Winters shows up as a new maid for Barbara and Katy, and despite being hired by Huston as protection for Barbara she does jack shit. Winters appears to know how ineffective her character is as well, telling Katy that she’s done nothing to protect her mother. Ford has a brief role as a police investigator who tries to understand one of the film’s many plot holes. Needless to say, when Ford leaves the film, so does any concern with said plot hole.

The script is clearly some sort of mish-mash with a lot of classic and popular aspects of films at the time, a sort of bizarro attempt to lure audiences in. Hitchcock is one clear influence (mainly The Birds and Psycho). Close Encounters of the Third Kind, Rosemary’s Baby, The Omen, and The Exorcist are other major influences for the film as well. Despite so much of the film’s story getting lifted from horror movies, The Visitor never feels like it belongs to one genre. It really just defies any attempt to easily label it.

3) Django is Djesus

I really have nothing much to explain here. Just look. Remember that monologue I talked about where the backstory of Huston’s character is explained? That monologue is delivered by Franco Nero, who looks like this:

Franco Nero

Why does he look like that? Because he’s playing Jesus. And he’s delivering this monologue in some weird, new age-y area to a bunch of bald children. None of this is ever explained or expanded on. Django is Christ, and heaven looks like a doctor’s office for kids with leukemia. Any questions? Fuck you, deal with it.

4) This scene

The first moment when you can tell something is really wrong with The Visitor comes around the thirty minute mark. Katy is having a birthday party, and starts getting gifts handed out to her. To start things off, John Huston is just hanging around in the background with no one aware of him or how disturbing it is that he’s snooping on an 8 year old’s birthday.

The Visitor movie

Katy appears to be the only one that can see him, and this causes her to freak out. While opening presents, she comes across her Aunt Susan’s gift. After letting out a wide-eyed stare of glee, Katy runs off into the corner to open her present while everyone else wonders what the hell is happening.

The Visitor movie

And what, exactly, did Aunt Susan get Katy for her birthday?

Gun in The Visitor

A gun, of course! And Katy loves it

Gun shooting in The Visitor

She runs toward her mother, screaming “Look Mommy!” before throwing the gun on the table.

Visitor the movie

When the gun lands, it goes off, shooting her mother directly in the back.

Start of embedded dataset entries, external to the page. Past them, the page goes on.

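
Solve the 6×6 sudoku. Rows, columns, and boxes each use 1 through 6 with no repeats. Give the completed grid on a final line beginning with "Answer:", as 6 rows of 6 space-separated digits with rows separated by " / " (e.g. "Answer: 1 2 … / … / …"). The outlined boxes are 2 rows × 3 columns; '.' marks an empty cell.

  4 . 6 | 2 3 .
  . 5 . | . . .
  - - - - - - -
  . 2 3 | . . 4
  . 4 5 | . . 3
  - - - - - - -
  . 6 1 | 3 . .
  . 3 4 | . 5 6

Step 1. [r2c6∈{1}] r2c6's peers cover all but 1, so r2c6=1.
Step 2. [r4c5∈{1,2,6}] in row 4, 2 fits only at r4c5, so r4c5=2.
Step 3. [r3c5∈{1,6}] r3c5 is the only open cell in col 5 admitting 1 ⇒ r3c5=1.
Step 4. [r4c4∈{6}] r4c4's peers cover all but 6 ⇒ r4c4=6.
Step 5. [r6c1∈{2}] r6c1 has the single candidate 2, so r6c1=2.
Step 6. [r2c5∈{4,6}] row 2 places 6 nowhere but r2c5, so r2c5=6.
Step 7. [r2c3∈{2}] nothing but 2 survives at r2c3 ⇒ r2c3=2.
Step 8. [r1c2∈{1}] nothing but 1 survives at r1c2, so r1c2=1.
Step 9. [r1c6∈{5}] only 5 remains possible at r1c6. So r1c6=5.
Step 10. [r3c1∈{6}] r3c1 has the single candidate 6, so r3c1=6.
Step 11. [r5c1∈{5}] r5c1's peers cover all but 5 ⇒ r5c1=5.
Step 12. [r4c1∈{1}] r4c1's peers cover all but 1, so r4c1=1.
Step 13. [r3c4∈{5}] r3c4 has the single candidate 5 ⇒ r3c4=5.
Step 14. [r6c4∈{1}] r6c4's peers cover all but 1 ⇒ r6c4=1.
Step 15. [r2c1∈{3}] r2c1's peers cover all but 3 ⇒ r2c1=3.
Step 16. [r5c5∈{4}] nothing but 4 survives at r5c5. So r5c5=4.
Step 17. [r2c4∈{4}] r2c4 is down to just 4 ⇒ r2c4=4.
Step 18. [r5c6∈{2}] r5c6 is down to just 2 ⇒ r5c6=2.

Answer: 4 1 6 2 3 5 / 3 5 2 4 6 1 / 6 2 3 5 1 4 / 1 4 5 6 2 3 / 5 6 1 3 4 2 / 2 3 4 1 5 6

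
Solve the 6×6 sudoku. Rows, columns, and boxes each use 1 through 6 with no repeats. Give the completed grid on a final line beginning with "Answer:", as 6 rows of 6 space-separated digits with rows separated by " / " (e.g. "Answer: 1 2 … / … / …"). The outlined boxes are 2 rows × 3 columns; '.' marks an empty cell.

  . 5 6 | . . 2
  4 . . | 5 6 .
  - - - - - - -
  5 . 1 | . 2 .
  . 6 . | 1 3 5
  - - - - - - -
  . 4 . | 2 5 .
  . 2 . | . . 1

Step 1. [r5c3∈{3}] nothing but 3 survives at r5c3. So r5c3=3.
Step 2. [r1c1∈{1,3}] r1c1 is the only open cell in col 1 admitting 3. So r1c1=3.
Step 3. [r1c4∈{4}] r1c4 is down to just 4, so r1c4=4.
Step 4. [r5c6∈{6}] nothing but 6 survives at r5c6 ⇒ r5c6=6.
Step 5. [r4c3∈{2,4}] r4c3 is the only open cell in row 4 admitting 4, so r4c3=4.
Step 6. [r6c3∈{5}] r6c3 is down to just 5 ⇒ r6c3=5.
Step 7. [r2c3∈{2}] only 2 remains possible at r2c3 ⇒ r2c3=2.
Step 8. [r4c1∈{2}] only 2 remains possible at r4c1 ⇒ r4c1=2.
Step 9. [r6c5∈{4}] r6c5's peers cover all but 4 ⇒ r6c5=4.
Step 10. [r3c6∈{4}] r3c6 has the single candidate 4, so r3c6=4.
Step 11. [r3c2∈{3}] only 3 remains possible at r3c2, so r3c2=3.
Step 12. [r2c2∈{1}] r2c2 is down to just 1, so r2c2=1.
Step 13. [r6c4∈{3}] only 3 remains possible at r6c4 ⇒ r6c4=3.
Step 14. [r5c1∈{1}] r5c1 is down to just 1, so r5c1=1.
Step 15. [r6c1∈{6}] nothing but 6 survives at r6c1, so r6c1=6.
Step 16. [r2c6∈{3}] r2c6 has the single candidate 3. So r2c6=3.
Step 17. [r1c5∈{1}] r1c5 is down to just 1. So r1c5=1.
Step 18. [r3c4∈{6}] r3c4's peers cover all but 6. So r3c4=6.

Answer: 3 5 6 4 1 2 / 4 1 2 5 6 3 / 5 3 1 6 2 4 / 2 6 4 1 3 5 / 1 4 3 2 5 6 / 6 2 5 3 4 1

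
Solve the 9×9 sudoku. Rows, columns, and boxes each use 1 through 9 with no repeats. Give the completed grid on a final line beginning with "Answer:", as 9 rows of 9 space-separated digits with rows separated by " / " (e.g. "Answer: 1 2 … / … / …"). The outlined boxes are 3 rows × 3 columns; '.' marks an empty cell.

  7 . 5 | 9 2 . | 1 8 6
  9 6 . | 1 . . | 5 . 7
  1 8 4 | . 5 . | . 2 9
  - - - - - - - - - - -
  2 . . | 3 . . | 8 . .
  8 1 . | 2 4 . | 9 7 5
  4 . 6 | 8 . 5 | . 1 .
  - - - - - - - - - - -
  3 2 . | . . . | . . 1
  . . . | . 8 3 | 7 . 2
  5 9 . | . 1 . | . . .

Step 1. [r4c8∈{4,6}] in box 6, 6 fits only at r4c8. So r4c8=6.
Step 2. [r7c5∈{6,7,9}] across col 5, 6 lands solely at r7c5 ⇒ r7c5=6.
Step 3. [r7c7∈{4}] r7c7's peers cover all but 4. So r7c7=4.
Step 4. [r6c5∈{7,9}] row 6 places 9 nowhere but r6c5, so r6c5=9.
Step 5. [r4c5∈{7}] only 7 remains possible at r4c5. So r4c5=7.
Step 6. [r9c8∈{3}] nothing but 3 survives at r9c8 ⇒ r9c8=3.
Step 7. [r3c4∈{6,7}] across col 4, 6 lands solely at r3c4, so r3c4=6.
Step 8. [r6c9∈{3}] r6c9 is down to just 3, so r6c9=3.
Step 9. [r1c6∈{4}] only 4 remains possible at r1c6, so r1c6=4.
Step 10. [r9c4∈{4,7}] r9c4 is the only open cell in row 9 admitting 4, so r9c4=4.
Step 11. [r7c4∈{5,7}] col 4 places 7 nowhere but r7c4. So r7c4=7.
Step 12. [r8c8∈{5,9}] r8c8 is the only open cell in row 8 admitting 9 ⇒ r8c8=9.
Step 13. [r7c3∈{8}] r7c3 has the single candidate 8, so r7c3=8.
Step 14. [r2c5∈{3}] only 3 remains possible at r2c5 ⇒ r2c5=3.
Step 15. [r4c3∈{9}] r4c3's peers cover all but 9 ⇒ r4c3=9.
Step 16. [r4c2∈{5}] nothing but 5 survives at r4c2, so r4c2=5.
Step 17. [r2c8∈{4}] r2c8 is down to just 4, so r2c8=4.
Step 18. [r9c3∈{7}] r9c3 has the single candidate 7. So r9c3=7.
Step 19. [r8c4∈{5}] r8c4 has the single candidate 5, so r8c4=5.
Step 20. [r3c6∈{7}] r3c6 has the single candidate 7, so r3c6=7.
Step 21. [r8c1∈{6}] r8c1 has the single candidate 6. So r8c1=6.
Step 22. [r2c3∈{2}] r2c3 is down to just 2. So r2c3=2.
Step 23. [r7c8∈{5}] only 5 remains possible at r7c8 ⇒ r7c8=5.
Step 24. [r7c6∈{9}] only 9 remains possible at r7c6, so r7c6=9.
Step 25. [r6c2∈{7}] r6c2 is down to just 7 ⇒ r6c2=7.
Step 26. [r5c3∈{3}] r5c3 is down to just 3, so r5c3=3.
Step 27. [r1c2∈{3}] only 3 remains possible at r1c2. So r1c2=3.
Step 28. [r4c9∈{4}] nothing but 4 survives at r4c9, so r4c9=4.
Step 29. [r9c9∈{8}] r9c9's peers cover all but 8 ⇒ r9c9=8.
Step 30. [r9c7∈{6}] only 6 remains possible at r9c7, so r9c7=6.
Step 31. [r8c3∈{1}] r8c3 is down to just 1, so r8c3=1.
Step 32. [r2c6∈{8}] r2c6's peers cover all but 8 ⇒ r2c6=8.
Step 33. [r5c6∈{6}] r5c6 is down to just 6 ⇒ r5c6=6.
Step 34. [r4c6∈{1}] r4c6's peers cover all but 1. So r4c6=1.
Step 35. [r6c7∈{2}] r6c7 has the single candidate 2. So r6c7=2.
Step 36. [r8c2∈{4}] r8c2 is down to just 4 ⇒ r8c2=4.
Step 37. [r3c7∈{3}] r3c7's peers cover all but 3 ⇒ r3c7=3.
Step 38. [r9c6∈{2}] nothing but 2 survives at r9c6, so r9c6=2.

Answer: 7 3 5 9 2 4 1 8 6 / 9 6 2 1 3 8 5 4 7 / 1 8 4 6 5 7 3 2 9 / 2 5 9 3 7 1 8 6 4 / 8 1 3 2 4 6 9 7 5 / 4 7 6 8 9 5 2 1 3 / 3 2 8 7 6 9 4 5 1 / 6 4 1 5 8 3 7 9 2 / 5 9 7 4 1 2 6 3 8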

person being shot in The Visitor

Barbara turns around to look at her daughter while in complete shock

mother turns around The Visitor

And we get what might be the absolute perfect reaction from Katy:

reaction to The Visitor

And if that’s not surreal enough, the next scene crosscuts between Barbara getting treated by doctors while Katy performs gymnastics. It’s the first moment of unintentional surreal brilliance in The Visitor, and far from the last.

5) The theme music

The theme song for The Visitor repeatedly pops up, but hilariously none of the film’s cues can match how over the top the music is. The song, which sounds like the entrance theme for a children’s comic-book hero, gets used on many of the film’s landscape shots. It might have been fine for a major city, but this is Atlanta in the late 70s. And the theme doesn’t really work the image of John Huston ambling on-screen. The theme is perfect 70s cheese on its own, and thankfully Drafthouse Films have a free sampler of the soundtrack you can download on the film’s website.

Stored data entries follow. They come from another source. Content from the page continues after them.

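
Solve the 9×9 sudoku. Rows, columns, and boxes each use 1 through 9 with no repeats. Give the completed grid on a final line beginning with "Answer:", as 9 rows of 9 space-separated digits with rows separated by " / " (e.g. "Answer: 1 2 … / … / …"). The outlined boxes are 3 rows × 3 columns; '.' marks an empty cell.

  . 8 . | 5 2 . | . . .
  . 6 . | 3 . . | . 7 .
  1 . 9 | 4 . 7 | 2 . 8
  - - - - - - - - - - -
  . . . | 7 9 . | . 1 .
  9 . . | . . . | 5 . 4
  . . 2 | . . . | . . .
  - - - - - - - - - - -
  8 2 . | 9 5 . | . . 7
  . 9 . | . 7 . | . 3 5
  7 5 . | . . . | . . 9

Step 1. [r9c8∈{2,4,6,8}] r9c8 is the only open cell in box 9 admitting 2. So r9c8=2.
Step 2. [r3c5∈{6}] r3c5's peers cover all but 6, so r3c5=6.
Step 3. [r6c7∈{3,6,7,8,9}] across col 7, 7 lands solely at r6c7, so r6c7=7.
Step 4. [r3c2∈{3}] r3c2 has the single candidate 3. So r3c2=3.
Step 5. [r1c1∈{4}] r1c1 has the single candidate 4. So r1c1=4.
Step 6. [r8c1∈{6}] r8c1 has the single candidate 6, so r8c1=6.
Step 7. [r7c8∈{4,6}] col 8 places 4 nowhere but r7c8 ⇒ r7c8=4.
Step 8. [r2c9∈{1}] r2c9's peers cover all but 1 ⇒ r2c9=1.
Step 9. [r1c6∈{1,9}] row 1 places 1 nowhere but r1c6, so r1c6=1.
Step 10. [r2c5∈{8}] nothing but 8 survives at r2c5 ⇒ r2c5=8.
Step 11. [r4c9∈{2,3,6}] in col 9, 2 fits only at r4c9. So r4c9=2.
Step 12. [r4c2∈{4}] nothing but 4 survives at r4c2 ⇒ r4c2=4.
Step 13. [r6c2∈{1}] r6c2 is down to just 1 ⇒ r6c2=1.
Step 14. [r6c8∈{6,8,9}] row 6 places 9 nowhere but r6c8, so r6c8=9.
Step 15. [r5c8∈{6,8}] across col 8, 8 lands solely at r5c8 ⇒ r5c8=8.
Step 16. [r4c3∈{3,5,6,8}] r4c3 is the only open cell in col 3 admitting 8, so r4c3=8.
Step 17. [r5c3∈{3,6,7}] in col 3, 6 fits only at r5c3, so r5c3=6.
Step 18. [r1c7∈{3,6,9}] row 1 places 9 nowhere but r1c7 ⇒ r1c7=9.
Step 19. [r4c7∈{3,6}] col 7 places 3 nowhere but r4c7, so r4c7=3.
Step 20. [r4c6∈{5,6}] 6 has one home in row 4: r4c6 ⇒ r4c6=6.
Step 21. [r7c6∈{3}] nothing but 3 survives at r7c6 ⇒ r7c6=3.
Step 22. [r7c3∈{1}] r7c3's peers cover all but 1. So r7c3=1.
Step 23. [r6c4∈{8}] only 8 remains possible at r6c4 ⇒ r6c4=8.
Step 24. [r5c5∈{1,3}] row 5 places 3 nowhere but r5c5. So r5c5=3.
Step 25. [r9c5∈{1,4}] r9c5 is the only open cell in col 5 admitting 1 ⇒ r9c5=1.
Step 26. [r4c1∈{5}] r4c1's peers cover all but 5, so r4c1=5.
Step 27. [r5c6∈{2}] r5c6 has the single candidate 2, so r5c6=2.
Step 28. [r8c3∈{4}] r8c3 is down to just 4, so r8c3=4.
Step 29. [r9c6∈{4,8}] across row 9, 4 lands solely at r9c6, so r9c6=4.
Step 30. [r9c7∈{6,8}] across row 9, 8 lands solely at r9c7. So r9c7=8.
Step 31. [r1c9∈{3,6}] across row 1, 3 lands solely at r1c9, so r1c9=3.
Step 32. [r7c7∈{6}] r7c7 has the single candidate 6. So r7c7=6.
Step 33. [r2c6∈{9}] r2c6's peers cover all but 9 ⇒ r2c6=9.
Step 34. [r6c5∈{4}] r6c5's peers cover all but 4. So r6c5=4.
Step 35. [r1c8∈{6}] r1c8 is down to just 6 ⇒ r1c8=6.
Step 36. [r9c3∈{3}] only 3 remains possible at r9c3 ⇒ r9c3=3.
Step 37. [r2c1∈{2}] r2c1 has the single candidate 2 ⇒ r2c1=2.
Step 38. [r6c1∈{3}] r6c1 has the single candidate 3. So r6c1=3.
Step 39. [r8c7∈{1}] r8c7 is down to just 1, so r8c7=1.
Step 40. [r5c2∈{7}] nothing but 7 survives at r5c2, so r5c2=7.
Step 41. [r8c6∈{8}] r8c6's peers cover all but 8 ⇒ r8c6=8.
Step 42. [r2c3∈{5}] only 5 remains possible at r2c3. So r2c3=5.
Step 43. [r3c8∈{5}] nothing but 5 survives at r3c8, so r3c8=5.
Step 44. [r6c6∈{5}] r6c6 has the single candidate 5, so r6c6=5.
Step 45. [r8c4∈{2}] r8c4's peers cover all but 2, so r8c4=2.
Step 46. [r5c4∈{1}] only 1 remains possible at r5c4 ⇒ r5c4=1.
Step 47. [r9c4∈{6}] nothing but 6 survives at r9c4. So r9c4=6.
Step 48. [r1c3∈{7}] r1c3's peers cover all but 7, so r1c3=7.
Step 49. [r6c9∈{6}] r6c9 has the single candidate 6, so r6c9=6.
Step 50. [r2c7∈{4}] only 4 remains possible at r2c7, so r2c7=4.

Answer: 4 8 7 5 2 1 9 6 3 / 2 6 5 3 8 9 4 7 1 / 1 3 9 4 6 7 2 5 8 / 5 4 8 7 9 6 3 1 2 / 9 7 6 1 3 2 5 8 4 / 3 1 2 8 4 5 7 9 6 / 8 2 1 9 5 3 6 4 7 / 6 9 4 2 7 8 1 3 5 / 7 5 3 6 1 4 8 2 9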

Like I said, there’s so much more I can say about The Visitor. The way its heroes are completely ineffective, the hilarious use of a wheelchair elevator as a Chekov’s gun, the free-form editing, the assortment of side characters, and the batshit insane finale. Instead I’ll let people discover for themselves how confusingly fascinating The Visitor is. It’s truly unpredictable cinema.